Total Pageviews

Search This Blog

Monday, July 13, 2020

Education and the pandemic, how our leaders, the people not in the classroom are failing and risking lives

Everyone's starting point, whether you are the President of the United States, the superintendent of the district, a teacher in a classroom, or a cafeteria worker or anybody else affiliated with schools and children, is we want to be back in school and that in school learning is by far the best method of educating children. That being said, it's only the teacher and the cafeteria worker who will be risking their lives.

District after the district is coming up with a plan after plan to return to school just as the nation is inarguably in much worse shape than when the country shut down. If you live in any other region besides the North East, you have seen an uptick in cases and deaths.

Let's take Florida for example, the state closed the schools when there were less than a thousand cases. Governor DeSantis, in a rambling interview, said children were fine with returning, while not mentioning teachers once. He did this while Florida was averaging over ten thousand cases a day, including a record-shattering 15,300 in one day.

To give you some scale, it took Florida 111 days to reach 100 thousand cases of the disease, and just 13 days to reach 200 thousand, we will be at 300 thousand in less ten days after that. At the height of the pandemic in New York, they had a little over 11,000 cases, and all of South Korea, a country with 59 million densely packed together citizens, haven't had 15 thousand cases total.

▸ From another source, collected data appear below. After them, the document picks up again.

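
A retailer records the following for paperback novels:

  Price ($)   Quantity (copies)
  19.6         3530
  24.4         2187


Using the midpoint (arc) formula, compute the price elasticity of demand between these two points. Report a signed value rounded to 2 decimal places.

%ΔQ = (2187 − 3530) / [(3530 + 2187)/2] = -1343/2858.5 = -0.469826…
%ΔP = (24.4 − 19.6) / [(19.6 + 24.4)/2] = 4.8/22 = 0.218181…
Arc Ed = %ΔQ / %ΔP = (-1343/2858.5) / (4.8/22) = -2.1533…

-2.15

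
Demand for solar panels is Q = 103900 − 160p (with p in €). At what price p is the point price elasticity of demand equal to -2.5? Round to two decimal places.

463.84

Ed = −160p/(103900 − 160p). Set this equal to -2.5:
160p = 2.5·(103900 − 160p) ⇒ 160p(1 + 2.5) = 2.5·103900
p = 2.5·103900 / (160·3.5) = 463.8392…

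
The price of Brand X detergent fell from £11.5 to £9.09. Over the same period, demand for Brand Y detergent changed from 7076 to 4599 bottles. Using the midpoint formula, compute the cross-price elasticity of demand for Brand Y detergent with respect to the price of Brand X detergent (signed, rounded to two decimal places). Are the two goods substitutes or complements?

%ΔQ_{Brand Y detergent} = (4599 − 7076)/avg = -2477/5837.5 = -0.424325…
%ΔP_{Brand X detergent} = (9.09 − 11.5)/avg = -2.41/10.295 = -0.234094…
E_cross = (-2477/5837.5) / (-2.41/10.295) = 1.8126…
E_cross > 0 ⇒ the goods are substitutes.

1.81; substitutes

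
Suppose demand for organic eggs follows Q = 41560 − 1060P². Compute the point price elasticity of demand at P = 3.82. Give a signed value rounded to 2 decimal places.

dQ/dP = −2·1060·P = -8098.4. At P = 3.82, Q = 26092.056.
Ed = (dQ/dP)·(P/Q) = (-8098.4) × (3.82/26092.056) = -1.1856…

-1.19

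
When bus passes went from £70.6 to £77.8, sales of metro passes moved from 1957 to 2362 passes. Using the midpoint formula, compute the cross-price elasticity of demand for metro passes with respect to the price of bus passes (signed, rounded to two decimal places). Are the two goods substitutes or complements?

1.93; substitutes

%ΔQ_{metro passes} = (2362 − 1957)/avg = 405/2159.5 = 0.187543…
%ΔP_{bus passes} = (77.8 − 70.6)/avg = 7.2/74.2 = 0.097035…
E_cross = (405/2159.5) / (7.2/74.2) = 1.9327…
E_cross > 0 ⇒ the goods are substitutes.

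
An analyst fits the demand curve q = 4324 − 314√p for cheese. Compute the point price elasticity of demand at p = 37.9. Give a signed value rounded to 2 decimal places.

dq/dp = −314/(2√p) = -25.5023. At p = 37.9, q = 2390.92.
Ed = (dq/dp)·(p/q) = (-25.5023) × (37.9/2390.92) = -0.4042…

-0.40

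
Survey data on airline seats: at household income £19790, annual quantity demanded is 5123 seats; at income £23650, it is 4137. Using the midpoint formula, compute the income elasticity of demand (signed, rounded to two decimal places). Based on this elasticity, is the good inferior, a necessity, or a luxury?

%ΔQ = (4137 − 5123)/[( 5123 + 4137)/2] = -986/4630 = -0.212958…
%ΔIncome = (23650 − 19790)/[( 19790 + 23650)/2] = 3860/21720 = 0.177716…
E_income = (-986/4630) / (3860/21720) = -1.1983…
E_income < 0 ⇒ inferior good.

-1.20; inferior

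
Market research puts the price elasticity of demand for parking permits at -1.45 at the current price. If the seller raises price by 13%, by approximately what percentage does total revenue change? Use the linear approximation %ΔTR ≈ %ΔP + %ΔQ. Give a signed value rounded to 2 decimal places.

%ΔQ ≈ Ed × %ΔP = (-1.45) × (+13%) = -18.8500%
%ΔTR ≈ %ΔP + %ΔQ = (+13%) + (-18.8500%) = -5.8500%

-5.85%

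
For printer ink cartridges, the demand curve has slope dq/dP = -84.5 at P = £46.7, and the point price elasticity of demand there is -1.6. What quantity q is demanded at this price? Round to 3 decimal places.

Ed = (dq/dP)·(P/q) ⇒ q = (dq/dP)·P/Ed = (-84.5)·46.7/(-1.6) = 2466.34375

2466.344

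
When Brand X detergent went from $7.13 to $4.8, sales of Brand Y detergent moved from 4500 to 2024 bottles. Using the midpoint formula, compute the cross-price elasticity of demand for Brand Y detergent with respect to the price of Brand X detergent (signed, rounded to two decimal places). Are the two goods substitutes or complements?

%ΔQ_{Brand Y detergent} = (2024 − 4500)/avg = -2476/3262 = -0.759043…
%ΔP_{Brand X detergent} = (4.8 − 7.13)/avg = -2.33/5.965 = -0.390611…
E_cross = (-2476/3262) / (-2.33/5.965) = 1.9432…
E_cross > 0 ⇒ the goods are substitutes.

1.94; substitutes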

Given these facts, how does rushing to open our schools make sense? The answer is it doesn't, but that doesn't stop our leaders from making plans to open schools, and the main reason they give is distance learning just did not work for some, and you know what? I agree.

I think we have to admit that distance learning did not work for many of our easily distracted, English as a second language, and special needs children. Many children did fall through the cracks. That being said, distance learning did not fail. In fact, when you consider how educators flipped the switch from in campus learning to distance learning with limited resources in what was basically a weekend, it was wildly successful. Sadly, however, instead of building on that success and making it better, so fewer children fall through the cracks, our leaders seem insistent on forcing teachers to go back to brick and mortar schools will people will inevitably get sick or worse.

Also, where I think starting in school education should be a non-starter, I think schools could be used as centers to make sure fewer children would fall through the cracks. That handful of students that every school has could be recruited to come in where they could get the assistance, supervision, and aid that they needed.

Let's face it we won't be able to social distance, in schools where there are hundreds and thousands of children and adults but we could if there were fifty. Even with masks and plexiglass shields, we won't be able to keep hundreds or even thousands of children and adults safe, but we could probably keep fifty safe. Also, let me make clear this would not be traditional school for these children. This would be using schools to make sure they got the resources they need.

To me, this where the vast amount of teachers and students teach and learn remotely sounds much better than all the hybrid models' superintendents are throwing around. Invariably younger children are in school for more days, and the older students are in school part-time and learning online part-time.

It is unconscionable to me that the teachers in our lower grades are being offered up as sacrificial lambs and that the powers-that-be don't understand that even if it is just two or three days a week, putting hundreds perhaps thousands of people together is a recipe for disaster.

The bottom line is it is not a matter of if but when the coronavirus makes its way into schools that open up in hot zones. That means people will get sick or worse, and schools will close. Which means we will have risked lives for what? The people in the classrooms, students and teachers and cafeteria workers and custodians and secretaries and everyone else at the schools will have risked lives for what?

Any leader, whether it is the President of the United States or a superintendent of schools that needlessly risk lives, especially when there are other options, has failed us.  

2 comments:

  1. Thanks for share suck article, Please read thisarticle

    ReplyDelete
  2. Two (out of the 5) public libraries that are currently open to the public have had to shut down in recent days for deep cleaning due to staff members testing positive for covid. Mind you that's with limited staffing & hours, social distancing, and masks. This is insanity.